2 cups dried hijiki (or arame)
soy sauce or tamari to taste
2 Tbsp dark sesame oil
2 Tbsp slivered ginger *
3 carrots, julienned
toasted sesame seeds

* I ground the ginger on a Microplane.


Cover the hijiki with water and soak for 15 minutes. Drain, then put in an saucepan with fresh water to cover and 2 Tbsp soy sauce. Bring to a boil, simmer for 15 minutes, then drain again. If using arame, soak for 3 minutes, then drain without parboiling.

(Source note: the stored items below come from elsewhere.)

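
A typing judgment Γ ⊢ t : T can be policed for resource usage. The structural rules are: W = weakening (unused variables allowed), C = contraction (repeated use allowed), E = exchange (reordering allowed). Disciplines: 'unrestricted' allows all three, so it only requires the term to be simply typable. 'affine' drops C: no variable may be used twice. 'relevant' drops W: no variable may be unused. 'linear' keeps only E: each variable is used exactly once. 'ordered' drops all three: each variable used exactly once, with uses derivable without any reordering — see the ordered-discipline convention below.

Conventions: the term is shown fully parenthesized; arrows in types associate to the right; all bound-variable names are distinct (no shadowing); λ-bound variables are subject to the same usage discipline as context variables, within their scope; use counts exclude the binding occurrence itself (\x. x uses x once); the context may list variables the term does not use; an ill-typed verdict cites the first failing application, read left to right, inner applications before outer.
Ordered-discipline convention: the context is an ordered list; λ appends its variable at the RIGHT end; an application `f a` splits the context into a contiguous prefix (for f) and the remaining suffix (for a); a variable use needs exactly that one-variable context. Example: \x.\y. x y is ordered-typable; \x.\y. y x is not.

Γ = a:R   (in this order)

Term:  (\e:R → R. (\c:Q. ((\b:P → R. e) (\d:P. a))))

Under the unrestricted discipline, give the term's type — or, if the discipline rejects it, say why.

term : (R → R) → Q → R → R
use counts: a=1; e (bound)=1; c (bound)=0; b (bound)=0; d (bound)=0
use order (left to right): e, a
typing: the term checks, with type (R → R) → Q → R → R
all disciplines: ordered ✗ · linear ✗ · affine ✓ · relevant ✗ · unrestricted ✓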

Heat the oil in a wide skillet over high heat. Add the ginger and carrots and stir-fry until the carrots begin to colour around the edges, about 2 minutes. Add the seaweed and cook 5 minutes more, tossing frequently. Add 1 Tbsp soy sauce and let it cook off. Taste and season with salt and/or soy sauce. Garnish with toasted sesame seeds.


mimicooks said...

I need to eat more hijiki. A local restaurant adds it to their house salad and it's so good!

Joanne said...

These are definitely the prettiest presentation of carrots I've seen in a while! And possibly one of the most inventive ways to prepare them. I'm bookmarking this to use some of the five hundred carrots I have in my fridge!

Velva said...

Very nice! Thanks for sharing.

Mary said...

What a lovely way to serve carrots. I'll have to find a source for the hijiki, but I'd love to make these.

Jeanne said...

I've never had hijiki. I'll have to look around and see if I can find it at the store. This dish looks great!

Debinhawaii said...

I am trying to get more seaweed and sea vegetables in my diet and bought some dried hijiki for a salad I posted awhile back. This dish looks delicious--love the pairing with the carrots!